Par conséquent ? (c’est mon opinion, mais elle n’est pas dans le texte du pape) les personnes complètement imprégnées de cette culture sont suspectes d’incapacité à contracter un mariage chrétien réel et non nul (comme d’ailleurs de signer n’importe quel contrat avec l’intention de s’y tenir). À leur consentement risquera en effet de faire défaut la toute première des conditions de tout consentement : la connaissance, ici la simple compréhension de ce dont il s’agit, la culture permettant de comprendre la possibilité, la nature et la valeur de l’union matrimoniale et d’en accepter les obligations.

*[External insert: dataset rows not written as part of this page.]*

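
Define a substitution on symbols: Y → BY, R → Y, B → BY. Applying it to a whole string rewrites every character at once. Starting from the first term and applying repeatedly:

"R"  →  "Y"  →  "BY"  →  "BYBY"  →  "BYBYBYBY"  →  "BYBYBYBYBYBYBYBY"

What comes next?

Rewriting the 16 symbols of BYBYBYBYBYBYBYBY one by one yields BY BY BY BY BY BY BY BY BY BY BY BY BY BY BY BY; concatenated:

BYBYBYBYBYBYBYBYBYBYBYBYBYBYBYBY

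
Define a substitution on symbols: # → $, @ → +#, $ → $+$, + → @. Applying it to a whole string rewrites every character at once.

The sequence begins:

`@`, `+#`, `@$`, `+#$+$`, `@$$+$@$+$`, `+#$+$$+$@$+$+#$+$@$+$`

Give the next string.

Applying the rule to each of the 21 symbols of +#$+$$+$@$+$+#$+$@$+$ gives the pieces @ $ $+$ @ $+$ $+$ @ $+$ +# $+$ @ $+$ @ $ $+$ @ $+$ +# $+$ @ $+$, which concatenate to the answer.

@$$+$@$+$$+$@$+$+#$+$@$+$@$$+$@$+$+#$+$@$+$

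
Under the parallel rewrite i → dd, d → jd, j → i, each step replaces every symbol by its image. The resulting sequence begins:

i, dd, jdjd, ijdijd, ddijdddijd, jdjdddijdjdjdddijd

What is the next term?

φ(jdjdddijdjdjdddijd) expands symbol-by-symbol to i jd i jd jd jd dd i jd i jd i jd jd jd dd i jd; joining the 18 pieces gives the next term.

ijdijdjdjdddijdijdijdjdjdddijd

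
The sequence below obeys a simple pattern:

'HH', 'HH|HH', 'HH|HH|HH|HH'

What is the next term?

Each string is two copies of the previous one joined by '|'.
Doubling HH|HH|HH|HH with '|' between the halves:

HH|HH|HH|HH|HH|HH|HH|HH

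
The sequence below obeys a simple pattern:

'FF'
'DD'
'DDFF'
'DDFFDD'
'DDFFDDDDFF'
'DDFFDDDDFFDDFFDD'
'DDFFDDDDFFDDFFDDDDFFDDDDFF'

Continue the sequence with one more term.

DDFFDDDDFFDDFFDDDDFFDDDDFFDDFFDDDDFFDDFFDD

This is a Fibonacci-style word recurrence s(k) = s(k−1)·s(k−2): e.g. DD·FF = DDFF.
So term 8 is DDFFDDDDFFDDFFDDDDFFDDDDFF·DDFFDDDDFFDDFFDD.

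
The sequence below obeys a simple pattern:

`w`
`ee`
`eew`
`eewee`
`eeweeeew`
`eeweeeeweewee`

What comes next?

From term 3 onward, concatenate the last term with the second-to-last: ee·w = eew, eew·ee = eewee, …
The next term joins eeweeeeweewee and eeweeeew.

eeweeeeweeweeeeweeeew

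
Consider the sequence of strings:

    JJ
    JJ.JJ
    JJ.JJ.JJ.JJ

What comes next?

Each string is two copies of the previous one joined by '.'.
Doubling JJ.JJ.JJ.JJ with '.' between the halves:

JJ.JJ.JJ.JJ.JJ.JJ.JJ.JJ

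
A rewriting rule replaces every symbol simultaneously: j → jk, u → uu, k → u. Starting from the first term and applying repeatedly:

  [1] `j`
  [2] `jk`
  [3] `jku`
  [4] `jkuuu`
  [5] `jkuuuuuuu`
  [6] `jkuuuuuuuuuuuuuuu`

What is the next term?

jkuuuuuuuuuuuuuuuuuuuuuuuuuuuuuuu

Applying the rule to each of the 17 symbols of jkuuuuuuuuuuuuuuu gives the pieces jk u uu uu uu uu uu uu uu uu uu uu uu uu uu uu uu, which concatenate to the answer.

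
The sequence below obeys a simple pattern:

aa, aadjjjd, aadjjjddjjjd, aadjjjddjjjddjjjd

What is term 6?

aadjjjddjjjddjjjddjjjddjjjd

The strings grow by a fixed suffix djjjd each time.
From aadjjjddjjjddjjjd, 2 further steps: aadjjjddjjjddjjjd → aadjjjddjjjddjjjddjjjd → (answer).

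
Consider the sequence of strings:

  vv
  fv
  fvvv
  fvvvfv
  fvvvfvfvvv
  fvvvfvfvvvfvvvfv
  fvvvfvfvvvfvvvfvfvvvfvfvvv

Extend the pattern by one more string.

fvvvfvfvvvfvvvfvfvvvfvfvvvfvvvfvfvvvfvvvfv

This is a Fibonacci-style word recurrence s(k) = s(k−1)·s(k−2): e.g. fv·vv = fvvv.
The next term joins fvvvfvfvvvfvvvfvfvvvfvfvvv and fvvvfvfvvvfvvvfv.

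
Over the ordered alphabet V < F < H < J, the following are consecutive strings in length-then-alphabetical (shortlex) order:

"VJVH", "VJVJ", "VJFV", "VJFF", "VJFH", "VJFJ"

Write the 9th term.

VJHH

Stepping forward 3 times from VJFJ: VJFJ → VJHV → VJHF, then the target.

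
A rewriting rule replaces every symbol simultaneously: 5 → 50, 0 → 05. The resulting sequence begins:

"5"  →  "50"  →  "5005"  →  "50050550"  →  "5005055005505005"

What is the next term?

50050550055050050550500550050550

φ(5005055005505005) expands symbol-by-symbol to 50 05 05 50 05 50 50 05 05 50 50 05 50 05 05 50; joining the 16 pieces gives the next term.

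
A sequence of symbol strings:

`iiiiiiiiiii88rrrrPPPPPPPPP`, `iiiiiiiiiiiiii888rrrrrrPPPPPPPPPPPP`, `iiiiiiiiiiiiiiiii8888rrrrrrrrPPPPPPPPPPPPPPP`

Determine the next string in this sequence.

iiiiiiiiiiiiiiiiiiii88888rrrrrrrrrrPPPPPPPPPPPPPPPPPP

Term n consists of 3n+2 i's, followed by n-1 8's, followed by 2n-2 r's, followed by 3n P's, where the shown terms are n = 3, 4, 5.
At n = 6 the blocks have lengths 20, 5, 10, 18.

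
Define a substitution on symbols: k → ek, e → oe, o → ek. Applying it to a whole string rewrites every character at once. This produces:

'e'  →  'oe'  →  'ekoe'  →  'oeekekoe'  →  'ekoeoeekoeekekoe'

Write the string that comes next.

oeekekoeekoeoeekekoeoeekoeekekoe

Applying the rule to each of the 16 symbols of ekoeoeekoeekekoe gives the pieces oe ek ek oe ek oe oe ek ek oe oe ek oe ek ek oe, which concatenate to the answer.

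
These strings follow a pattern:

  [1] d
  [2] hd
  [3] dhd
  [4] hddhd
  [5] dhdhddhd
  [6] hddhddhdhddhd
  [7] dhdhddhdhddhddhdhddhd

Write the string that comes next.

This is a Fibonacci-style word recurrence s(k) = s(k−2)·s(k−1): e.g. d·hd = dhd.
Continuing: hddhddhdhddhd · dhdhddhdhddhddhdhddhd gives term 8.

hddhddhdhddhddhdhddhdhddhddhdhddhd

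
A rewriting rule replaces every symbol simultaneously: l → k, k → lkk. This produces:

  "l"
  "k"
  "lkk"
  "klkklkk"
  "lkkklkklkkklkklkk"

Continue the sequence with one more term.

Applying the rule to each of the 17 symbols of lkkklkklkkklkklkk gives the pieces k lkk lkk lkk k lkk lkk k lkk lkk lkk k lkk lkk k lkk lkk, which concatenate to the answer.

klkklkklkkklkklkkklkklkklkkklkklkkklkklkk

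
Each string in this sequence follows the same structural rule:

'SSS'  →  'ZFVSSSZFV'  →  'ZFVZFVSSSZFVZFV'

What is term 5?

Each term wraps the previous one in ZFV on the left and ZFV on the right.
From ZFVZFVSSSZFVZFV, 2 further steps: ZFVZFVSSSZFVZFV → ZFVZFVZFVSSSZFVZFVZFV → (answer).

ZFVZFVZFVZFVSSSZFVZFVZFVZFV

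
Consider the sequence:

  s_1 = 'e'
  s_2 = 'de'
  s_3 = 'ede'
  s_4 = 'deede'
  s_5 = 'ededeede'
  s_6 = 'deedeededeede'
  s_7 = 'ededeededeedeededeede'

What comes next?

This is a Fibonacci-style word recurrence s(k) = s(k−2)·s(k−1): e.g. e·de = ede.
Continuing: deedeededeede · ededeededeedeededeede gives term 8.

deedeededeedeededeededeedeededeede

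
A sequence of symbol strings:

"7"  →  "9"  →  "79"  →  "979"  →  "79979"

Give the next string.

Each term (from the third on) is the two preceding terms concatenated in order: term 3 = 7·9 = 79.
Continuing: 979 · 79979 gives term 6.

97979979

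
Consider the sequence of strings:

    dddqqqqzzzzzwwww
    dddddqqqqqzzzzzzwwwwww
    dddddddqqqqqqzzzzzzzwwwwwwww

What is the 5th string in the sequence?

Each string has the form d^{2n-1} q^{n+2} z^{n+3} w^{2n}, where the shown terms are n = 2, 3, 4.
At n = 6 the blocks have lengths 11, 8, 9, 12.

dddddddddddqqqqqqqqzzzzzzzzzwwwwwwwwwwww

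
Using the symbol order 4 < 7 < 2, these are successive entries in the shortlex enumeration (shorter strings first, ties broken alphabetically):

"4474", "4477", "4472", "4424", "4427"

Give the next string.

Treat 4427 as a base-3 numeral over the given alphabet and add one, carrying through any trailing 2's.

4422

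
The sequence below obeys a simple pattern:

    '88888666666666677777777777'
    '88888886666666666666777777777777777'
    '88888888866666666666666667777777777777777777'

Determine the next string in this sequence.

Term n consists of 2n-1 8's, followed by 3n+1 6's, followed by 4n-1 7's, where the shown terms are n = 3, 4, 5.
At n = 6 the blocks have lengths 11, 19, 23.

88888888888666666666666666666677777777777777777777777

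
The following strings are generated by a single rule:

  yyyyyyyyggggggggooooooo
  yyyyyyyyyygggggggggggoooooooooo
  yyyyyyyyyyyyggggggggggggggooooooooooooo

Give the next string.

yyyyyyyyyyyyyygggggggggggggggggoooooooooooooooo

The n-th term is 2n+2 y's then 3n-1 g's then 3n-2 o's, where the shown terms are n = 3, 4, 5.
At n = 6 the blocks have lengths 14, 17, 16.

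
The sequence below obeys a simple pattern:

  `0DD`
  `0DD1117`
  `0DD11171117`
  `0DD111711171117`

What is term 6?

Each term is the previous one with 1117 appended.
From 0DD111711171117, 2 further steps: 0DD111711171117 → 0DD1117111711171117 → (answer).

0DD11171117111711171117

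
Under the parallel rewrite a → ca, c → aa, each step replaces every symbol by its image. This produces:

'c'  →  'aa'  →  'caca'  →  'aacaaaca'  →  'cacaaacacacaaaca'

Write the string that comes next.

Applying the rule to each of the 16 symbols of cacaaacacacaaaca gives the pieces aa ca aa ca ca ca aa ca aa ca aa ca ca ca aa ca, which concatenate to the answer.

aacaaacacacaaacaaacaaacacacaaaca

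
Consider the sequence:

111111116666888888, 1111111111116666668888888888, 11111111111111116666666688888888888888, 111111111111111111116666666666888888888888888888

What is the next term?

Term n consists of 4n 1's, followed by 2n 6's, followed by 4n-2 8's, where the shown terms are n = 2, 3, 4, 5.
Setting n = 6 gives 24, 12, 22 characters in each block.

1111111111111111111111116666666666668888888888888888888888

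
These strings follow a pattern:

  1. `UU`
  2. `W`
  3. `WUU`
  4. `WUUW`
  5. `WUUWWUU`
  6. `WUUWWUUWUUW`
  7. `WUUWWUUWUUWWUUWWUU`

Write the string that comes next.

Each term (from the third on) is the previous term followed by the one before it: term 3 = W·UU = WUU.
Continuing: WUUWWUUWUUWWUUWWUU · WUUWWUUWUUW gives term 8.

WUUWWUUWUUWWUUWWUUWUUWWUUWUUW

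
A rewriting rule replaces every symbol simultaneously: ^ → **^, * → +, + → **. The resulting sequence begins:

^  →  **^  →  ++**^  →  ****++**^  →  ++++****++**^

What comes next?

********++++****++**^

φ(++++****++**^) expands symbol-by-symbol to ** ** ** ** + + + + ** ** + + **^; joining the 13 pieces gives the next term.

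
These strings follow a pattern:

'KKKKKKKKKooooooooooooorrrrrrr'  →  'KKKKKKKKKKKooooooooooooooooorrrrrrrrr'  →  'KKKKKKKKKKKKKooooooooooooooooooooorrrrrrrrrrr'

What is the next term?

KKKKKKKKKKKKKKKooooooooooooooooooooooooorrrrrrrrrrrrr

Term n consists of 2n+3 K's, followed by 4n+1 o's, followed by 2n+1 r's, where the shown terms are n = 3, 4, 5.
For the next term, n = 6, so the run lengths are 15, 25, 13.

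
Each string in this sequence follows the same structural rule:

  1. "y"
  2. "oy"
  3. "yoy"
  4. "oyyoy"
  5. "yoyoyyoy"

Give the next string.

This is a Fibonacci-style word recurrence s(k) = s(k−2)·s(k−1): e.g. y·oy = yoy.
The next term joins oyyoy and yoyoyyoy.

oyyoyyoyoyyoy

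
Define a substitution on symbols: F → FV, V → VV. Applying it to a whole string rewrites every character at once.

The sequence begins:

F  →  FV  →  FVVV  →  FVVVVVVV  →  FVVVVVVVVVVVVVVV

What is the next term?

FVVVVVVVVVVVVVVVVVVVVVVVVVVVVVVV

Replace each of the 16 characters of FVVVVVVVVVVVVVVV in place — FV VV VV VV VV VV VV VV VV VV VV VV VV VV VV VV — and concatenate.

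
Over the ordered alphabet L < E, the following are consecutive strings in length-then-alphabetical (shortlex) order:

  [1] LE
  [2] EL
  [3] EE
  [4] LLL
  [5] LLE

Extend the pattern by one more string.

LEL

The successor of LLE increments the rightmost position that isn't already E and resets every position after it to L.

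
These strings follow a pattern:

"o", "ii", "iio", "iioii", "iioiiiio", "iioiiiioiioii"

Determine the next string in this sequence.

iioiiiioiioiiiioiiiio

This is a Fibonacci-style word recurrence s(k) = s(k−1)·s(k−2): e.g. ii·o = iio.
Continuing: iioiiiioiioii · iioiiiio gives term 7.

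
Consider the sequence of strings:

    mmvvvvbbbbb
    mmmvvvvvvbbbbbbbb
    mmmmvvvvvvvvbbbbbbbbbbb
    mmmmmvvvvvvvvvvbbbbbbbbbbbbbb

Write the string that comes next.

The n-th term is n m's then 2n v's then 3n-1 b's, where the shown terms are n = 2, 3, 4, 5.
At n = 6 the blocks have lengths 6, 12, 17.

mmmmmmvvvvvvvvvvvvbbbbbbbbbbbbbbbbb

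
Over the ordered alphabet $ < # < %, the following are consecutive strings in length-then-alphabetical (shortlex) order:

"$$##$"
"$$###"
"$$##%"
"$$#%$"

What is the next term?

$$#%#

The successor of $$#%$ increments the rightmost position that isn't already % and resets every position after it to $.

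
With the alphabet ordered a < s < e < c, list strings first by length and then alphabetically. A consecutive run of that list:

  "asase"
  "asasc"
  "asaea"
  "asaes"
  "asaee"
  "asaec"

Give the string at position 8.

Advancing 2 positions from asaec through asaec → asaca reaches term 8.

asacs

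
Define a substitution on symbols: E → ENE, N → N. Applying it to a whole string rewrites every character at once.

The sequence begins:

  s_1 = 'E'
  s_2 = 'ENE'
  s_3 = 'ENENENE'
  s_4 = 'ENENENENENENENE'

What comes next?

Rewriting the 15 symbols of ENENENENENENENE one by one yields ENE N ENE N ENE N ENE N ENE N ENE N ENE N ENE; concatenated:

ENENENENENENENENENENENENENENENE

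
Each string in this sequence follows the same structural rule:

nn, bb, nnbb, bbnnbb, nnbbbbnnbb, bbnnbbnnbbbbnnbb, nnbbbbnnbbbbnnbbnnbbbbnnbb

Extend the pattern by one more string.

bbnnbbnnbbbbnnbbnnbbbbnnbbbbnnbbnnbbbbnnbb

From term 3 onward, concatenate the second-to-last term with the last: nn·bb = nnbb, bb·nnbb = bbnnbb, …
The next term joins bbnnbbnnbbbbnnbb and nnbbbbnnbbbbnnbbnnbbbbnnbb.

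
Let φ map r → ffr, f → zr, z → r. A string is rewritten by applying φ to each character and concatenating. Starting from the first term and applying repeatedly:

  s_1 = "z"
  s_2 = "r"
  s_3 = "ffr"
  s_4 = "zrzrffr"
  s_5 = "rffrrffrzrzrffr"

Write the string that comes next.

ffrzrzrffrffrzrzrffrrffrrffrzrzrffr

φ(rffrrffrzrzrffr) expands symbol-by-symbol to ffr zr zr ffr ffr zr zr ffr r ffr r ffr zr zr ffr; joining the 15 pieces gives the next term.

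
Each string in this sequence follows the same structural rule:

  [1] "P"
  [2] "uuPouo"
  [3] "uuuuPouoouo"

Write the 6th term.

Each term wraps the previous one in uu on the left and ouo on the right.
From uuuuPouoouo, 3 further steps: uuuuPouoouo → uuuuuuPouoouoouo → uuuuuuuuPouoouoouoouo → (answer).

uuuuuuuuuuPouoouoouoouoouo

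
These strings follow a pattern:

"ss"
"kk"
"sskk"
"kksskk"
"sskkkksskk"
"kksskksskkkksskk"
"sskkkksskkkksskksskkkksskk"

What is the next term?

This is a Fibonacci-style word recurrence s(k) = s(k−2)·s(k−1): e.g. ss·kk = sskk.
So term 8 is kksskksskkkksskk·sskkkksskkkksskksskkkksskk.

kksskksskkkksskksskkkksskkkksskksskkkksskk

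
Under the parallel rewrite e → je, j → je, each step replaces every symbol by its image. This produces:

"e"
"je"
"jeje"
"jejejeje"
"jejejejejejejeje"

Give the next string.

jejejejejejejejejejejejejejejeje

Replace each of the 16 characters of jejejejejejejeje in place — je je je je je je je je je je je je je je je je — and concatenate.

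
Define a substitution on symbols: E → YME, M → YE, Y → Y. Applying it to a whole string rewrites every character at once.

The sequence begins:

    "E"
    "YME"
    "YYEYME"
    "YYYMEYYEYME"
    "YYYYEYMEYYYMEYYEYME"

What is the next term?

YYYYYMEYYEYMEYYYYEYMEYYYMEYYEYME

φ(YYYYEYMEYYYMEYYEYME) expands symbol-by-symbol to Y Y Y Y YME Y YE YME Y Y Y YE YME Y Y YME Y YE YME; joining the 19 pieces gives the next term.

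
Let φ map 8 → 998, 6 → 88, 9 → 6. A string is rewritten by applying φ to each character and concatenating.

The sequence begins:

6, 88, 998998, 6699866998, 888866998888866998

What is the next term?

998998998998888866998998998998998888866998

Replace each of the 18 characters of 888866998888866998 in place — 998 998 998 998 88 88 6 6 998 998 998 998 998 88 88 6 6 998 — and concatenate.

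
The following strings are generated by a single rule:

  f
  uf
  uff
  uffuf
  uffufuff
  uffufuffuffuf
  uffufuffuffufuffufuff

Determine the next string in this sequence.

From term 3 onward, concatenate the last term with the second-to-last: uf·f = uff, uff·uf = uffuf, …
Continuing: uffufuffuffufuffufuff · uffufuffuffuf gives term 8.

uffufuffuffufuffufuffuffufuffuffuf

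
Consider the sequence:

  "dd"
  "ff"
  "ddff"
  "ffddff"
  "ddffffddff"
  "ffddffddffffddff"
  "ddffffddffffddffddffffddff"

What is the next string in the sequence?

ffddffddffffddffddffffddffffddffddffffddff

This is a Fibonacci-style word recurrence s(k) = s(k−2)·s(k−1): e.g. dd·ff = ddff.
So term 8 is ffddffddffffddff·ddffffddffffddffddffffddff.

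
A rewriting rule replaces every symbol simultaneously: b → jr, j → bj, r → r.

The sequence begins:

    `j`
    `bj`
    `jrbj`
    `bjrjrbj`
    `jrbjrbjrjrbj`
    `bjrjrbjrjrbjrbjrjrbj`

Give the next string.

jrbjrbjrjrbjrbjrjrbjrjrbjrbjrjrbj

φ(bjrjrbjrjrbjrbjrjrbj) expands symbol-by-symbol to jr bj r bj r jr bj r bj r jr bj r jr bj r bj r jr bj; joining the 20 pieces gives the next term.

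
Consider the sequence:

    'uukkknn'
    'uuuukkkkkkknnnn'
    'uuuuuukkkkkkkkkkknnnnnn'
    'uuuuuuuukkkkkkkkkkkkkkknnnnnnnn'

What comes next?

uuuuuuuuuukkkkkkkkkkkkkkkkkkknnnnnnnnnn

Reading off run lengths: u runs 2, 4, 6, 8; k runs 3, 7, 11, 15; n runs 2, 4, 6, 8 — each is linear in n (n = 1, 2, …).
At n = 5 the blocks have lengths 10, 19, 10.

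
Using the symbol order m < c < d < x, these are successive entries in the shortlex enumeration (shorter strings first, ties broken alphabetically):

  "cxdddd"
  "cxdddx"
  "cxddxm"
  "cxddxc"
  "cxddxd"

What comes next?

Find the rightmost character of cxddxd below x, bump it to the next letter, and reset everything to its right to m.

cxddxx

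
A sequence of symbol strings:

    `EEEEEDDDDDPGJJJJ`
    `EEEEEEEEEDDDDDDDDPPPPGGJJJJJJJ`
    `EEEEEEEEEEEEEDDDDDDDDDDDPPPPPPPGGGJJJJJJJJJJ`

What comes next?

Each string has the form E^{4n+1} D^{3n+2} P^{3n-2} G^{n} J^{3n+1} (n = 1, 2, …).
For the next term, n = 4, so the run lengths are 17, 14, 10, 4, 13.

EEEEEEEEEEEEEEEEEDDDDDDDDDDDDDDPPPPPPPPPPGGGGJJJJJJJJJJJJJ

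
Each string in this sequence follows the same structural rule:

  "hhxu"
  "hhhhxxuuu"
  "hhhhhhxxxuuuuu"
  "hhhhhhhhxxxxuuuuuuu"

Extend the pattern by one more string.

hhhhhhhhhhxxxxxuuuuuuuuu

The n-th term is 2n h's then n x's then 2n-1 u's (n = 1, 2, …).
At n = 5 the blocks have lengths 10, 5, 9.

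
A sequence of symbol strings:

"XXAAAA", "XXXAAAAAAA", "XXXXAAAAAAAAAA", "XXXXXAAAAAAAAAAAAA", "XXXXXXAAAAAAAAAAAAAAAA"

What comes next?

Term n consists of n+1 X's, followed by 3n+1 A's (n = 1, 2, …).
Setting n = 6 gives 7, 19 characters in each block.

XXXXXXXAAAAAAAAAAAAAAAAAAA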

Si donc de telles personnes pétries de relativisme ont apparemment contracté des mariages chrétiens, et même si elles viennent de familles chrétiennes et pratiquantes, il est possible que nombre de leurs mariages soient nuls. Même si l’autre conjoint avait l’intention sérieuse de se marier chrétiennement, l’union tout entière peut être frappée de nullité, parce qu’un seul vrai consentement ne suffit pas. Soumis à la logique relativiste, le mariage chrétien n’est en fait qu’un coup de goupillon donné sur une relation individualiste, libérale, hédoniste et malthusienne. Si donc un tel mariage fait faillite, comme c’est trop souvent le cas, sa nullité doit certainement être reconnue.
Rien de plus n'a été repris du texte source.